AI Act High-Risk Classification Just Got 148 Pages of Guidelines

Last month Parliament and Council bought you 16 extra months on AI Act high-risk. Now the Commission has published the 148-page draft guidelines explaining what “high-risk” actually means under Article 6. They’re not legally binding. In practice, they’ll be the document your regulator reaches for when deciding whether your system needs full Chapter III treatment. If you deploy AI in HR, credit scoring, or biometrics, you have until 23 June to read the draft and tell the Commission where they got it wrong.

What Changed in May

The Commission finally classified high-risk AI. In 148 pages.

The draft guidelines landed 19 May, three and a half months late. Three documents, two classification routes, and the closest thing to a user manual the AI Act will ever produce. The most consequential section is the Article 6(3) filter: your system might sit in an Annex III category but escape full Chapter III obligations if it poses “no significant risk.” That one filter could save you months of compliance work or cost you millions in fines (up to €15M or 3% of global turnover).

HR tools, credit scoring, biometrics, access to services and profiling all appear to be uses where general vendor assurances won’t cut it. If your solution “isn’t high-risk,” you need a verifiable, documented justification for that claim. Not a vendor’s word. A file you can hand to a regulator. The consultation closes 23 June. The guidelines are 148 pages whether you’re Germany or Malta.

CNIL fined IQVIA €5M for health data warehouses without multi-factor authentication.

The decision, published 28 May, targeted two IQVIA databases: LRX covering roughly 14,000 pharmacies, and EMR covering thousands of doctors. No MFA on a system processing millions of patient records. Pharmacy software kept transmitting customer data even after patients opted out. CNIL gave IQVIA six months to fix the issues, with a €10,000 daily penalty after that.

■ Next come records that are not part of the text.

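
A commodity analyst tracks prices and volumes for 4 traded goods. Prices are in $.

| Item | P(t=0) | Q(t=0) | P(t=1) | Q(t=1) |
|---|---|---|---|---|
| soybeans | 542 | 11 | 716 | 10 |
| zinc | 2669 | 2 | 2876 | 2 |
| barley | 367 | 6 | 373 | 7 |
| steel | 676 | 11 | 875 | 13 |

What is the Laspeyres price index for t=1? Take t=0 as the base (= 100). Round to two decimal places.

121.75

Laspeyres price index uses base-period quantities as weights.
ΣP(t=1)·Q(t=0) = 716×11 + 2876×2 + 373×6 + 875×11 = 7876 + 5752 + 2238 + 9625 = 25491
ΣP(t=0)·Q(t=0) = 542×11 + 2669×2 + 367×6 + 676×11 = 5962 + 5338 + 2202 + 7436 = 20938
Index = 25491 / 20938 × 100 = 121.7452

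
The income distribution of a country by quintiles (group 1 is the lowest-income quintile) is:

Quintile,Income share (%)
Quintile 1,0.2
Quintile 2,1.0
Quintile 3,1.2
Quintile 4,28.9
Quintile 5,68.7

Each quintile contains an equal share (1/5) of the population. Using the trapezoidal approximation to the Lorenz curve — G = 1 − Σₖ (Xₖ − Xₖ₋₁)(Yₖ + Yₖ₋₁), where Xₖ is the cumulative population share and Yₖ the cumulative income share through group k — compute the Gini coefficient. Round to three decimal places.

0.660

Cumulative income shares Yₖ: 0.0020, 0.0120, 0.0240, 0.3130, 1.0000
Σ (Xₖ−Xₖ₋₁)(Yₖ+Yₖ₋₁) = (1/5)(0.0020+0.0000) + (1/5)(0.0120+0.0020) + (1/5)(0.0240+0.0120) + (1/5)(0.3130+0.0240) + (1/5)(1.0000+0.3130)
  = 0.0004 + 0.0028 + 0.0072 + 0.0674 + 0.2626 = 0.3404
G = 1 − 0.3404 = 0.6596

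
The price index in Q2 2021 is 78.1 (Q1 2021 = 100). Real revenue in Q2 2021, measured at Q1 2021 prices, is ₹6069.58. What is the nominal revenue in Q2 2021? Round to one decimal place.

4740.3

Nominal = Real × (Index/100) = 6069.58 × (78.1/100)
        = 6069.58 × 0.781 = 4740.3420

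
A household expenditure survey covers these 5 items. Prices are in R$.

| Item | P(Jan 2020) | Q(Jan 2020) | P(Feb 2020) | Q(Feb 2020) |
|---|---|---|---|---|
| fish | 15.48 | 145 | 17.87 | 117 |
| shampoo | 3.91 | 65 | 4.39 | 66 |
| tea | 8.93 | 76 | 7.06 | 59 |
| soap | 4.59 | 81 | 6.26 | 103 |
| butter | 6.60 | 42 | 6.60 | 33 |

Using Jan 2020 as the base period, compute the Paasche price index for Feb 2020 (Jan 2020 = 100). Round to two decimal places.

111.35

Paasche price index uses current-period quantities as weights.
ΣP(Feb 2020)·Q(Feb 2020) = 17.87×117 + 4.39×66 + 7.06×59 + 6.26×103 + 6.60×33 = 2090.79 + 289.74 + 416.54 + 644.78 + 217.8 = 3659.65
ΣP(Jan 2020)·Q(Feb 2020) = 15.48×117 + 3.91×66 + 8.93×59 + 4.59×103 + 6.60×33 = 1811.16 + 258.06 + 526.87 + 472.77 + 217.8 = 3286.66
Index = 3659.65 / 3286.66 × 100 = 111.3486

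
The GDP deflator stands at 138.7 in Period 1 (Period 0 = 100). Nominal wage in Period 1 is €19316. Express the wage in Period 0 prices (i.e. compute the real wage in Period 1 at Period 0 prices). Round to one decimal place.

13926.5

Real = Nominal ÷ (Index/100) = 19316 ÷ (138.7/100)
     = 19316 ÷ 1.387 = 13926.4600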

This is GDPR enforcement moving from paper to operational reality. With sensitive data, showing policies, permissions and contracts won’t be enough. Your DPA will ask whether MFA exists, whether logs are reviewed, whether individuals are properly informed, and whether an objection in the system actually stops processing. IQVIA failed on all four.

Finland became the first EU country to pass national CRA legislation.

The Finnish government adopted the law on 28 May, giving Traficom centralised authority over market surveillance and sanctions for products with digital elements. Most member states haven’t even published a draft yet. Finland already has notified bodies starting 11 June and vulnerability reporting obligations from 11 September.

Coming Up in June

11 June: CRA notified bodies framework begins. If your member state hasn’t designated conformity assessment bodies, third-party testing for important and critical digital products stalls. That bottleneck is your problem, not the regulator’s.

23 June: AI Act high-risk classification guidelines consultation closes. This is your window to push back on the Article 6(3) filter or flag where the classification doesn’t fit your product.